Robert replies back with:

John: heh. Do you work in an organization bigger than 15 people? It doesn't sound like it. People make mistakes. Some people are, um, not informed or miss the memo (intranet published it might be). Hell, you catch me a lot of times in my ignorance. It happens. No big deal. Onward.

Considering how wrong he really was, there's more than a little irony to that reply.

My final response:

Communication, whether between 60 people or 60,000 is a relatively simple task if you give a rat's ass about doing it right. Now, we are talking about MS, the shining example of “Screw 'right' we're 'good enough'” so the fact that they can't handle internal communications right is no real surprise here.

It's in the last reply to that post, (Not from Robert), that we see how unintentionally on the mark my comment was:

I think everyone should go read what Michael Kleef has written: http://blogs.technet.com/mkleef/archive/2005/09/12/410592.aspx
From Michael's post it seems like Nigel was misquoted.
The date on this comment is...ready? 12 Sept. That's right, the same day as Robert's follow-up and apology.

I didn't believe that a PR wonk like Robert would leave a fellow employee to twist in the wind like that without even the courtesy of an email or a voicemail asking if the guy had really said that. But accuracy and teamwork be damned, there was PR to do.

People, when you work for a company, be it Microsoft, Apple, or Mom's Corner Deli, you work for the company. Regardless of division, or project, you work for the company. You are all ON THE SAME TEAM. When you start screwing over your teammates like this, they all make note of it. You lose their trust, because they know that you will stab them in the back and step over the body, facts be damned. Behavior like that is a cancer. It kills living cells, or worse yet, mutates them so they have the same behavior.

The fact that Scoble did this doesn't make it any better or any worse. It just happened to be such a blatantly public version of it, that I didn't have to do any real work to turn it into an article.

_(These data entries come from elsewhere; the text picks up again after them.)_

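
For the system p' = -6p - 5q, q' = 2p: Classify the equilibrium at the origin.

A = [[-6,-5],[2,0]]; det(A-λI) = λ^2 + 6λ + 10.
λ = -3 ± i: negative real part.

stable spiral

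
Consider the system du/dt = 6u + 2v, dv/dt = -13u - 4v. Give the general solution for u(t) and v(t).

Coefficient matrix A = [[6, 2], [-13, -4]].
Characteristic polynomial det(A - λI) = λ^2 - 2λ + 2 = 0.
Eigenvalues λ = 1 ± i (complex conjugate pair).
For λ=1+i: an eigenvector is (1,-3) - i(-1,2) = (1 + i, -3 - 2i).
A real fundamental pair from Re and Im of e^((1+i)t)v: X_1 = e^(t)(cos(t)·(1,-3) + sin(t)·(-1,2)), X_2 = e^(t)(sin(t)·(1,-3) - cos(t)·(-1,2)).
General solution: c_1X_1 + c_2X_2.

u(t) = -c_1e^(t)sin(t) + c_1e^(t)cos(t) + c_2e^(t)sin(t) + c_2e^(t)cos(t), v(t) = 2c_1e^(t)sin(t) - 3c_1e^(t)cos(t) - 3c_2e^(t)sin(t) - 2c_2e^(t)cos(t)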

When you're on a team, and the door is closed, you scream, you yell, you criticize freely. That's one of the reasons for a closed door, so you can say things without worrying about what outsiders will think. If you are going to criticize a teammate in public, then you damned-well have your facts double - and triple - checked first. You make sure you give them a chance to defend themselves. You include exculpatory as well as damning evidence. They're a teammate, you don't hang them without solid reason.

That kind of behavior would be, in a world that cared about such things, punished by termination so fast and so public it left scorch marks. In lieu of termination, a very public apology, not just on the originating site, but on the company intra/extra/whatever net is the minimum compensation for such a public lynching by blog.

As a favorite mailing list of mine states as its motto: You save my ass, I'll save yours. If you cannot trust your own teammates to watch your ass, and give you the benefit of the doubt, even when the evidence seems conclusive, then why should you have the privilege of being on that team?